Fatal Alliance – Sean Williams

Another Old Republic tale, this one is a little more traditional. Take some evil Sith, bright-eyed heroes of the Republic, and a Mandalorian or two, and what do you get? You get a squabbling horde begging for an eventual team-up. Even if you’re not familiar with the Old Republic, this is a great adventure story, filled with twists, turns and great characters. It manages the difficult task of having no familiar characters, while being absolutely true to the spirit of Star Wars.

Outbound Flight – Timothy Zahn

Outbound Flight is probably the most famous book on this list, and deservedly so. I like to think of it as Star Wars’ take on Star Trek, as it features a great expedition into the unknown parts of the Galaxy. There are colonists, soldiers, scientists, and Jedi on board, but what makes this book so popular is appearance of a young Thrawn. You don’t need prior knowledge going into this one, as the story is gripping enough on its own, but the foreshadowing is masterful stuff indeed.

Dark Lord: The Rise of Darth Vader – James Luceno

Set in the days immediately after Revenge of the Sith, this book shows us how the newly christened Darth Vader made his first appearances on the galactic stage. Like Episode III itself, this is a dark book, with not much hope to be found, but it does an excellent job of showing why Vader became so feared. As a study of how evil takes power, it’s hard to think of a Star Wars book that does it better than Dark Lord.
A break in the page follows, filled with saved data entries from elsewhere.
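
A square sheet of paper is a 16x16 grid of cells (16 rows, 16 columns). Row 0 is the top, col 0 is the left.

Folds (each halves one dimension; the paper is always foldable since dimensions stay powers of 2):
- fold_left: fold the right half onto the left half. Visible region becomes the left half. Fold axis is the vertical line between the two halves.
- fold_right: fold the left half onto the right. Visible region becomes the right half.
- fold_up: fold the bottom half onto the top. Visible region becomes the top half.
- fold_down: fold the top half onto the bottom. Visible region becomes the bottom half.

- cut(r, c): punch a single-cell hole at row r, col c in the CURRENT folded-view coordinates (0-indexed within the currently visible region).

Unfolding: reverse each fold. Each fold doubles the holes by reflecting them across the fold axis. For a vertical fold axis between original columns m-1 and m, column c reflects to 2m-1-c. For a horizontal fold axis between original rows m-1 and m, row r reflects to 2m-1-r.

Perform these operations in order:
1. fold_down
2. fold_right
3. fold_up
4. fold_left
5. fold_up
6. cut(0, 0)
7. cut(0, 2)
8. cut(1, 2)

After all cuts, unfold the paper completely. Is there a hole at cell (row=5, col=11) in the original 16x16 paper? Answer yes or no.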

Death Star – Micheal Reaves & Steve Perry

Everyone knows how the Death Star ended, but what about how it began? Death Star is the story of the people who built and served aboard the battle station in the lead-up to A New Hope. Reaves and Perry do an excellent job of humanising the Empire, showing them to be more than just caricatures of evil. If you wanted to know where people on the Death Star go to drink, then this is the book for you. Slice-of-life books are rarely my favourite, but this one is is one of my favourites.

Allegiance – Timothy Zahn

Also focused on humanising the Empire, Zahn’s story sees a squad of stormtroopers take centre-stage when they decide to go rogue. Inevitably, they cross paths with familiar faces from the original trilogy, but the way this is done is anything but predictable. This is a book that shows the darkness within the Empire, while not shying away from the fact that stormtroopers are people too, not just lightsabre fodder. This is probably y favourite standalone Star Wars book, and while there was a sequel some time later, I still count it as a standalone for the completeness of the story it tells.

Millennium Falcon – James Luceno

Towards the end of its timeline, the Expanded Universe became increasingly obsessed with the Skywalker/Solo family and the nature of the Force. Millennium Falcon is a pleasant diversion between longer and thematically darker series. It starts with Han and Leia telling the story of their ship to their granddaughter, but soon expands to an active investigation of said history. Tracking the (in)famous vessel across several decades is some of the most interesting storytelling Star Wars ever did, and seeing its appearance at various key moments in time will warm the heart of any nostalgic fan.

So those are my favourite Star Wars standalones. I encourage you all to give them a look, and be sure to let me know about your experiences and your own favourites in the comments.